Allah’ın rahmet kucağına alınmak ne ile? İşte Abdulhakim Arvasî Hazretleri, bunun ölçüsünü koyuyor ortaya… Allah için sevilecek ve Allah için öfkelenilecek… Allah’ın düşmanlarına muhabbet besleyen bir adamın namazı, kromdan bir robotun namazından ne fark belirtir? Allah’ın dostlarına karşı düşmanlık besleyen için de aynı şey… Allah için sevmek ve Allah için buğz etmek, bütün amelleri sanki de aktive eden ateşleyici bir amel… Baş amel… Hadis meali:

“İbadetlerin en kıymetlisi, Allah için sevmek ve Allah için düşmanlık etmektir…” 

fazili hepten sayip da dininizden olmayin2

Kedisine “pist!” diyen adama bile kaş çatan bir Müslüman, Allah’a olmadık hakaretlerde bulunan ve Allah’a her zerresiyle düşmanlık eden bir adama başkaca vasıfları vesilesiyle muhabbet duyuyorsa, Müslümanlıkla olan bağını görünmez bir makasla kesmiştir de, haberi yoktur! Ya da Müslümanlıkla bağı zaten yoktur da, bu yaklaşımı da bu yokluğu ele vermektedir. Kuran, Allah Resulü ile beraber olan müminleri överken bir kıstas koyar ortaya:

“Kâfirlere karşı şedit, biribirlerine karşı merhametli…” (Fetih-29)

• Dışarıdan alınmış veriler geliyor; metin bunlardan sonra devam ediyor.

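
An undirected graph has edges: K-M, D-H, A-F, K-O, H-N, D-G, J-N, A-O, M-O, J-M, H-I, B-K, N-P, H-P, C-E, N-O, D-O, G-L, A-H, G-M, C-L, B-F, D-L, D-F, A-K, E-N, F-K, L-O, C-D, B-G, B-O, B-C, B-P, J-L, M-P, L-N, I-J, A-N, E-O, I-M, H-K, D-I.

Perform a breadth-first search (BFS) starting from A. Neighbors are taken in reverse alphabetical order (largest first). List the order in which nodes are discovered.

A O N K H F M L E D B P J I G C

Visit A; enqueue O, N, K, H, F → queue [O, N, K, H, F]
Visit O; enqueue M, L, E, D, B → queue [N, K, H, F, M, L, E, D, B]
Visit N; enqueue P, J → queue [K, H, F, M, L, E, D, B, P, J]
Visit K → queue [H, F, M, L, E, D, B, P, J]
Visit H; enqueue I → queue [F, M, L, E, D, B, P, J, I]
Visit F → queue [M, L, E, D, B, P, J, I]
Visit M; enqueue G → queue [L, E, D, B, P, J, I, G]
Visit L; enqueue C → queue [E, D, B, P, J, I, G, C]
Visit E → queue [D, B, P, J, I, G, C]
Visit D → queue [B, P, J, I, G, C]
Visit B → queue [P, J, I, G, C]
Visit P → queue [J, I, G, C]
Visit J → queue [I, G, C]
Visit I → queue [G, C]
Visit G → queue [C]
Visit C → queue []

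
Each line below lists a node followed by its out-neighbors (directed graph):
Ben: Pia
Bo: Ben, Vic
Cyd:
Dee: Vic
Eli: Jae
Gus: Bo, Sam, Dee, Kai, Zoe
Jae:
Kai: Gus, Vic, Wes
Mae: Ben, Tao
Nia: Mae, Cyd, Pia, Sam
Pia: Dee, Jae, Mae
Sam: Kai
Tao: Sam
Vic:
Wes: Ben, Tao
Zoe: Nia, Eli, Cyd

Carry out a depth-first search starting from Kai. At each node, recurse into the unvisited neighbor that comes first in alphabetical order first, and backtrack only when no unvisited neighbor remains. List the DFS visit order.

Visit Kai
Kai → Gus
Gus → Bo
Bo → Ben
Ben → Pia
Pia → Dee
Dee → Vic
Pia → Jae
Pia → Mae
Mae → Tao
Tao → Sam
Gus → Zoe
Zoe → Cyd
Zoe → Eli
Zoe → Nia
Kai → Wes

Kai, Gus, Bo, Ben, Pia, Dee, Vic, Jae, Mae, Tao, Sam, Zoe, Cyd, Eli, Nia, Wes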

Bu kıstasa ne kadar uymaktayız? Üstelik bu kıstas, müminliğin asgarî şartını ortaya koyan bir keyfiyet… Böyle kıstasa uyunca, makamı yüksek mümin olmuyoruz. Mümin oluyoruz… Allah ve Resulü’ne göre dost ve düşman belirlemek, müminliğin daha eşikte kontrol edilen vizesi… Şehadet, kuru kuruya bir şahitlik değil zira… Şahit olduğunun dost ve düşman kutuplarına, bütün zerrenle dost ve düşman olacağına dair ahitleşiyorsun… Yoksa telgraf tellerine dizilen kargalar da, güneşin her gün doğduğuna şahitlik ediyor. Kelime-i Tevhid’deki şahitlik, böyle bir şahitlik değil… “Allah’tan başka ilâh yok ve Hz M…d Onun kulu ve Resulü” demek, sahte ilâhlarla dibine kadar dalaşılacağına, bu dalaşmanın pratize edilmesinden başka şey olmayan hayatıyla Allah Resulü’nün her cihetten takip edileceğine teminat vermek demek… Çiklet falı okur gibi getirilen şahadet, karşılıksız çek gibi bir kıymete haiz değildir.  Sevgi, tezahür ister, muarızına öfke serdi ister, ispat ister… İmam Rabbanî Hazretleri buyurur:

“Cem-i zıddeyn muhaldir!”

Yani iki zıt, bir kalpte kendi hakikatleriyle beraber bulunmaz… Allah Resulü’ne duyulan sevgi ile, hem o devrin, hem de bütün devir Ebu Cehillerinin sevgisi bir kalpte yan yana durmaz. Duruyor gibi bir manzara varsa, bu seraptır. Serap olup hakikat olmayan muhabbet ise, Allah Resulü’ne olduğu zannedilendir. Mezhep İmamımız Ebu Hanife Hazretleri buyurur:

“Küfre rıza küfürdür!”

Yani kişi kendi küfre girmiyor ama küfre girenin küfre giriş sebebine buğz da etmiyorsa, o da küfürdedir. Küfre buğzun olmadığı yerde, rıza tavrı var… Küfre rıza tavrının olduğu yerdeyse, gizli küfür… Yok değil yani, gizli olarak var! Bu gizli küfür, insan kalbinde bir bulanıklık halinde bulunur ve Azrail’le randevu anına kadar da kendini ele vermez. Ölümden kısa süre önce varlığı ortaya çıkan sinsi urlar, nasıl tıbbı çaresiz bırakır, kalpteki iman kederi-bulanıklığı da öyledir. Son ana kadar saklanır. Kalbine kurulduğu kişi namaz kılar mesela, bu iman uru umursuz keyfine bakar. Zira akü başlıkları takılmamış bir araçta, iman motorunun da çalışmayacağını bilmektedir. Allah’ın düşmanlarına buğz, dostlarına da muhabbet beslemeyen bir Müslümanın iman motoru sakıttır ama o bunu bilmez. İşte bu bilinmezlik ancak “Hubb-i fillah buğz-i fillah”  keyfiyetiyle bilinir hale getirilir. Gaz kaçağı olup olmadığını ölçen aletler gibi, her Müslüman kalbine bu keyfiyetin ölçüm cihazını yaklaştırmalı ve Allah’ın düşmanlarına muhabbet, dostlarına da düşmanlık hissinin kendine bulaşıp bulaşmadığını kontrol etmelidir.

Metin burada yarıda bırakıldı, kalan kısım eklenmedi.